Once the change is reviewed and accepted the reviewer signs off on the
code. Yes, we expect the Reviewer to put his name on it and take
responsibility for the fact that that code is in Canonical. If the
code breaks the build it should be embarrassing to the Reviewer.
Once The Change is in Canonical
Once the code is in Canonical and out of the Developers repository,
history revision, commit amends and the like should all stop. At that
point your team has people depending on that code and changes to
history become painful. If there is a bug or a fix that needs to be
made it should go into a new commit and go through the process
previously outlined.
Wrapping Up
This process is actually very smooth, but it does assumes a few things:
- You have decided to adopt the process as a team.
- You have a reasonably competent engineers.
- You have at least some tests for your system (if you do not run,
don’t walk away from that system).
- You have some standards for the codebase that should be applied.
If these things are true then you are golden. It may take a little bit
of time to get a feel for the process and work around the little
hiccups that will inevitably occur. However, with competent engineers
the process should be flowing smoothly after a few weeks.
Things to Watch Out For
This is not intended to be a rigid process. The only place that real
process actually comes into it is in the transition from the
Developer’s repository to the Canonical repository. This is true by
design.
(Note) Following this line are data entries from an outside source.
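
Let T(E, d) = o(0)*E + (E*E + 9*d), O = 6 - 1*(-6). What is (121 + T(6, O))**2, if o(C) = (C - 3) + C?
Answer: 61009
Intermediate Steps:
o(C) = -3 + 2*C (o(C) = (-3 + C) + C = -3 + 2*C)
O = 12 (O = 6 + 6 = 12)
T(E, d) = E**2 - 3*E + 9*d (T(E, d) = (-3 + 2*0)*E + (E*E + 9*d) = (-3 + 0)*E + (E**2 + 9*d) = -3*E + (E**2 + 9*d) = E**2 - 3*E + 9*d)
(121 + T(6, O))**2 = (121 + (6**2 - 3*6 + 9*12))**2 = (121 + (36 - 18 + 108))**2 = (121 + 126)**2 = 247**2 = 61009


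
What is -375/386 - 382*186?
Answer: -27426447/386 ≈ -71053.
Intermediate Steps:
-375/386 - 382*186 = -375*1/386 - 71052 = -375/386 - 71052 = -27426447/386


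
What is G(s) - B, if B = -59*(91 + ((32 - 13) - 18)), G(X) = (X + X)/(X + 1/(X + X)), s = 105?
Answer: 119736928/22051 ≈ 5430.0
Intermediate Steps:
G(X) = 2*X/(X + 1/(2*X)) (G(X) = (2*X)/(X + 1/(2*X)) = 2*X/(X + 1/(2*X)))
B = -5428 (B = -59*(91 + (19 - 18)) = -59*(91 + 1) = -59*92 = -5428)
G(s) - B = 4*105²/(1 + 2*105²) - 1*(-5428) = 4*11025/(1 + 2*11025) + 5428 = 4*11025/(1 + 22050) + 5428 = 4*11025/22051 + 5428 = 4*11025*(1/22051) + 5428 = 44100/22051 + 5428 = 119736928/22051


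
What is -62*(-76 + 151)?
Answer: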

Its whole purpose is to encourage the wild and wooly exchange
and growth of ideas, creativity and productivity in the project
wherever that is possible while providing a bit of rigidity and
discipline only when it is required. Getting that balance right in
such a way that you get both the most creativity and productivity
possible and the most maintainable, well founded code while at the
same time keep the team happy is the goal. This is what this process
seeks to encourage.
One of the ways I have seen the process become founder and become
rigid is in respect to a team that does not know git well. This
process takes quite a bit of comfort with Git to work. Your developers
need to be comfortable with local and remote repositories, rebasing,
merging, pushing and pulling from peers, signing off on commits
etc. If you have new or incompetent developers you may be tempted to
wrap all of these steps in scripts that, apparently, take the need for
knowledge away from your developers. However, these scripts don’t
actually remove the need for knowledge of git, all they really do is
delay that need slightly. What they actually do is encourage the team
to avoid learning git, while at the same time spending an inordinate
amount of time fixing problems when the scripts inevitably break. At
the same time they lock down and rigidify a process that should, by
its nature, not be rigid.
Go ahead, bite the bullet and give the team the time and resources
they need to learn git well. It will take a few weeks and you will
take a productivity hit. However, in the long run you will make that
back many times over. If you have team members that either do not, can
not, or will not pick up git for whatever reason. Well maybe its time
to consider those folks as bad hires and let them go. The team will be
better off for it in the long run.
The other big thing to watch out for is the urge to bypass the
process. Sometimes when you are in a tight situation it can be
tempting to want to push code directly to Canonical, bypassing the
review. For example, you might have a bug in production lets say your
system is down and its costing the company a million dollars a
minute. Pressure is high and you may have a huge urge to tell the devs
(or yourself if you are the dev) that the process would only slow you
down and the code needs to get out right now. This is almost
invariably a bad decision. This process should only take a few minutes
assuming the code is good. The likelihood that the code is bad in that
situation is high and its much cheaper timewise to catch those
problems in the review cycle then to deploy the code and realize in
production that you fixed one bug but introduced another.